Algorithm for finding the N first prime numbers - Atkin Sieve

Published on August 04, 2011

Algorithm for finding the N first prime numbers - Atkin Sieve

In the process of implementing one program, I was faced with the task of finding primes up to the number N of order 10 ^ 9. On a habr already repeatedly wrote about various ways and methods, but did not mention about the main method of the decision that I will try to correct today.

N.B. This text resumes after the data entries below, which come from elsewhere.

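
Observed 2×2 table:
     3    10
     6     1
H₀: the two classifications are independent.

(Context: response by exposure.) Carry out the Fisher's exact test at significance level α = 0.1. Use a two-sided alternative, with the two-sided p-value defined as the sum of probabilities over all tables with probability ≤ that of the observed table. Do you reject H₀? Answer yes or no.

Margins: r₁=13, r₂=7, c₁=9, c₂=11, n=20
p_obs = C(13,3)·C(7,6)/C(20,9); sum pmf over tables with pmf ≤ p_obs
p-value (two-sided) = 0.01664
At α=0.1: p < α → reject H₀

reject H₀: yes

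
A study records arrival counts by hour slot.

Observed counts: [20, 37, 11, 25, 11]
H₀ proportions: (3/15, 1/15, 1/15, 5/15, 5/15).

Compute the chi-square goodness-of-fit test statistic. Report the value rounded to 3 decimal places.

test statistic = 151.654

n = 104; E_i = n·p_i = [20.80, 6.93, 6.93, 34.67, 34.67]
χ² = (20−20.80)²/20.80 + (37−6.93)²/6.93 + (11−6.93)²/6.93 + (25−34.67)²/34.67 + (11−34.67)²/34.67 = 151.6538
df = 4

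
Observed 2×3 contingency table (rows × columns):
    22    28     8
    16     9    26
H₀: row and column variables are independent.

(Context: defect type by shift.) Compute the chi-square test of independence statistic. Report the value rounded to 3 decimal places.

Row totals [58, 51], col totals [38, 37, 34], n=109
χ² = (22−20.22)²/20.22 + (28−19.69)²/19.69 + (8−18.09)²/18.09 + (16−17.78)²/17.78 + (9−17.31)²/17.31 + (26−15.91)²/15.91 = 19.8659
df = 2

test statistic = 19.866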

The algorithm has asymptotic complexity O (N / ln (ln (N))and requires a bit of memory. At the input values ​​of the order, the 10 ^ 9Atkin sieve is 9.2 times faster than the Erastofen sieve. Here is a graph of the growth of the superiority of the Atkin algorithm on numbers from 2 to 10 ^ 9:

Schedule

As a result, you can observe the following execution speed:
10,000,000 0.15 sec
100,000,000 2.16 sec
1,000,000,000 48.76 sec


For convenience and brevity, we will create an abstract class from which we will inherit the Atkin sieve implementations. In the future, we will only create various class variants.
  public abstract class AAtkin
  {
    internal readonly int _limit;
    public bool[] IsPrimes;

    protected AAtkin(int limit)
    {
      _limit = limit;
      FindPrimes();
    }

    public abstract void FindPrimes();
  }


Let's create a basic implementation of the algorithm:
public override void FindPrimes()
    {
      IsPrimes = new bool[_limit + 1];
      double sqrt = Math.Sqrt(_limit);
        var limit = (ulong) _limit;
        for (ulong x = 1; x <= sqrt; x++)
          for (ulong y = 1; y <= sqrt; y++)
          {
            ulong x2 = x*x;
            ulong y2 = y*y;
            ulong n = 4*x2 + y2;
            if (n <= limit && (n%12 == 1 || n%12 == 5))
              IsPrimes[n] ^= true;

            n -= x2;
            if (n <= limit && n%12 == 7)
              IsPrimes[n] ^= true;

            n -= 2 * y2;
            if (x > y && n <= limit && n%12 == 11)
              IsPrimes[n] ^= true;
          }

        for (ulong n = 5; n <= sqrt; n += 2)
          if (IsPrimes[n])
          {
            ulong s = n*n;
            for (ulong k = s; k <= limit; k += s)
              IsPrimes[k] = false;
          }
      IsPrimes[2] = true;
      IsPrimes[3] = true;
    }


The execution time of the basic (classic) version of the algorithm:
1,000,000 0.03 sec
10,000,000 0.39 sec
100,000,000 4.6 sec
1,000,000,000 48.92 seconds


Recall that in C #, operations with the ulong type take about 3 times longer than with the int type . In the program, when calculating large numbers, the values ​​still exceed int.MaxValue, so we will find an empirical usage bar. Here it is 858599509. Insert the condition and get the final acceleration:
IsPrimes = new bool[_limit + 1];
      double sqrt = Math.Sqrt(_limit);
      if (sqrt < 29301)
      {
        for (int x = 1; x <= sqrt; x++)
          for (int y = 1; y <= sqrt; y++)
          {
            int x2 = x * x;
            int y2 = y * y;
            int n = 4 * x2 + y2;
            if (n <= _limit && (n % 12 == 1 || n % 12 == 5))
              IsPrimes[n] ^= true;

            n -= x2;
            if (n <= _limit && n % 12 == 7)
              IsPrimes[n] ^= true;

            n -= 2 * y2;
            if (x > y && n <= _limit && n % 12 == 11)
              IsPrimes[n] ^= true;
          }

        for (int n = 5; n <= sqrt; n += 2)
          if (IsPrimes[n])
          {
            int s = n * n;
            for (int k = s; k <= _limit; k += s)
              IsPrimes[k] = false;
          }
      }
      else
      {
        var limit = (ulong) _limit;
        for (ulong x = 1; x <= sqrt; x++)
          for (ulong y = 1; y <= sqrt; y++)
          {
            ulong x2 = x*x;
            ulong y2 = y*y;
            ulong n = 4*x2 + y2;
            if (n <= limit && (n%12 == 1 || n%12 == 5))
              IsPrimes[n] ^= true;

            n -= x2;
            if (n <= limit && n%12 == 7)
              IsPrimes[n] ^= true;

            n -= 2 * y2;
            if (x > y && n <= limit && n%12 == 11)
              IsPrimes[n] ^= true;
          }

        for (ulong n = 5; n <= sqrt; n += 2)
          if (IsPrimes[n])
          {
            ulong s = n*n;
            for (ulong k = s; k <= limit; k += s)
              IsPrimes[k] = false;
          }
      }
      IsPrimes[2] = true;
      IsPrimes[3] = true;
    }


That's all. Thank you for your attention - I tried not to be very dry.